Sunday 15 May 2016

Neglected content

It was encouraging to see Blizzard in their Legion Dev Update admitting to their neglect of old world levelling. They have previously brushed off any questions relating to improving it by saying 'we have new stories to tell', focusing on end-game and expansion content. But when what gets delivered there is not up to the standards set in the past, or takes an exorbitant amount of time to deliver, the excuse doesn't hold water and the whole game looks lacklustre.

I haven't had any desire to play vanilla servers, so the whole episode regarding Nostalrius and pristine servers didn't really pique my interest. But it looks like that has helped put the spotlight on what is now a terrible levelling experience, so I'm glad people are fighting for it, and hopefully some good can come from it on the live servers.
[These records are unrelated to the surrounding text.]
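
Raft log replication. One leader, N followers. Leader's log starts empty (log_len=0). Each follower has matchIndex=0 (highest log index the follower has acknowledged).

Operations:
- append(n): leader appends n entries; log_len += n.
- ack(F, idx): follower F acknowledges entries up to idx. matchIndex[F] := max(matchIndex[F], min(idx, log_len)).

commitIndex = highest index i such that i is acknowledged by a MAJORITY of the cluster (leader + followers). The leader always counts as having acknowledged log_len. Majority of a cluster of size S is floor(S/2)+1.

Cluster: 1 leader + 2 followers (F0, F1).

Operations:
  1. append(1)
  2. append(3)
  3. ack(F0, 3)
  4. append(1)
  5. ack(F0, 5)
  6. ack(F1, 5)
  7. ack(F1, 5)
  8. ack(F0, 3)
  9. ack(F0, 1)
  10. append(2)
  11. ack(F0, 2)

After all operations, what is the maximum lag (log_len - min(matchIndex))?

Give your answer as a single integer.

Answer: 2

Derivation:
Op 1: append 1 -> log_len=1
Op 2: append 3 -> log_len=4
Op 3: F0 acks idx 3 -> match: F0=3 F1=0; commitIndex=3
Op 4: append 1 -> log_len=5
Op 5: F0 acks idx 5 -> match: F0=5 F1=0; commitIndex=5
Op 6: F1 acks idx 5 -> match: F0=5 F1=5; commitIndex=5
Op 7: F1 acks idx 5 -> match: F0=5 F1=5; commitIndex=5
Op 8: F0 acks idx 3 -> match: F0=5 F1=5; commitIndex=5
Op 9: F0 acks idx 1 -> match: F0=5 F1=5; commitIndex=5
Op 10: append 2 -> log_len=7
Op 11: F0 acks idx 2 -> match: F0=5 F1=5; commitIndex=5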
Whether you like levelling now or not, it was where so many of us first fell in love with the game. When introducing a new player to the game now, you have to make so many excuses for it, with the promise of it getting better once you reach the current expansion. Blizzard appeared to focus on the boosted experience, but WoD did not deliver enough to justify it. The same player base won't keep playing the game forever, it has to get new blood to persist, and it is hard to see a new generation of players coming through and falling in love with what exists post boost, or the mess that exists before it.
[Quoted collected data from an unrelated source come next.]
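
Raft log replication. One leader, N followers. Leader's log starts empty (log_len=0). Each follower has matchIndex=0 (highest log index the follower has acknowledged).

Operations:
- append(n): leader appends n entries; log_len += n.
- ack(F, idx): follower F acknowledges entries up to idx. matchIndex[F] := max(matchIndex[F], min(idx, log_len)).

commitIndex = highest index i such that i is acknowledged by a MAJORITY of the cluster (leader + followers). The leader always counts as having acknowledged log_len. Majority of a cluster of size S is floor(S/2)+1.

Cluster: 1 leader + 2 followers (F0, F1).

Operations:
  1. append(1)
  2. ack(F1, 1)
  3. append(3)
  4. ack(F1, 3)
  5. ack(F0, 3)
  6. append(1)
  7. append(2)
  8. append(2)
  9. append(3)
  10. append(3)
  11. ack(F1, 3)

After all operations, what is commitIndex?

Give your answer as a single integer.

Answer: 3

Derivation:
Op 1: append 1 -> log_len=1
Op 2: F1 acks idx 1 -> match: F0=0 F1=1; commitIndex=1
Op 3: append 3 -> log_len=4
Op 4: F1 acks idx 3 -> match: F0=0 F1=3; commitIndex=3
Op 5: F0 acks idx 3 -> match: F0=3 F1=3; commitIndex=3
Op 6: append 1 -> log_len=5
Op 7: append 2 -> log_len=7
Op 8: append 2 -> log_len=9
Op 9: append 3 -> log_len=12
Op 10: append 3 -> log_len=15
Op 11: F1 acks idx 3 -> match: F0=3 F1=3; commitIndex=3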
Watcher summed it up well when he said that the pacing is off, that you spend more time running around than anything else. The XP nerfs and bonuses are both a blessing and a curse; if you want to get to end game asap, levelling is an obstacle and the reduced XP makes it quick, but it is also a large part of what makes levelling so bad. Most people that want to level quickly will spam queue dungeons, where (particularly before Cataclysm) they are so easy they can just be rushed through, requiring no coordination or communication - it's just a power grind. If you don't take this path, you'll find a disjointed mess of zones that are outlevelled after a handful of quests, story arcs that never get finished as you are moved on quickly, time travelling back and forth as you traverse expansions, the rewards are mediocre to non-existent, and the whole experience is lonely and unchallenging. On one character I levelled from 85 to 90 in the first half of The Jade Forest, after which I discovered I was still wearing vanilla gear in a number of slots, including white ilvl ~30 boots.

There is so much once-great content in the old world that could continue to be enjoyed by players, with a little love. This extends to old dungeons and raids. I have long held the opinion that allowing old instances to become completely trivial is not a positive thing. I am not flatly against the idea of dungeons and raids becoming soloable, but bosses should not fall over before they can even complete their pull emote. All the effort that went into making a cool boss fight, the mechanics, animations and effects, voice acting, everything goes to waste. You cannot experience them again, just like you cannot experience the levelling zones like you did in the past.  It is no wonder people want vanilla servers.

Timewalking dungeons have provided a glimpse of what could be possible, to experience at least some semblance of the original encounters, and the zone scaling in Legion also shows promise. If these could be expanded game-wide in some fashion, it would go a long way to improving the dormant parts of the game. I am looking forward to seeing what they come up with.

I personally wonder whether there could be a tradeoff for using XP boosts. For example, heirloom pieces could either have strong stats, OR have XP bonuses. Perhaps if the amount of XP required was returned to old levels, you could make a deal with a goblin to sacrifice all of your non-XP quest rewards for an XP multiplier. Not really a punishment for the first 60-70 levels, but again, rewards could be tweaked. In the days of 10 million gold cap, a handful of silver for low level quest completion could probably be bumped up a bit.

I also think that if you want to power level through dungeons that's fine, dungeons could even have increased XP over questing... if they were challenging. That would go hand in hand with a foundation concept of MMOs, grouping up with others to defeat difficult objectives for better rewards. Perhaps as a start, heirlooms should not scale beyond an instance's base level. For example, if you can queue for RFD at 40, heirlooms should function as if you were level 40 in that instance, regardless of your actual level.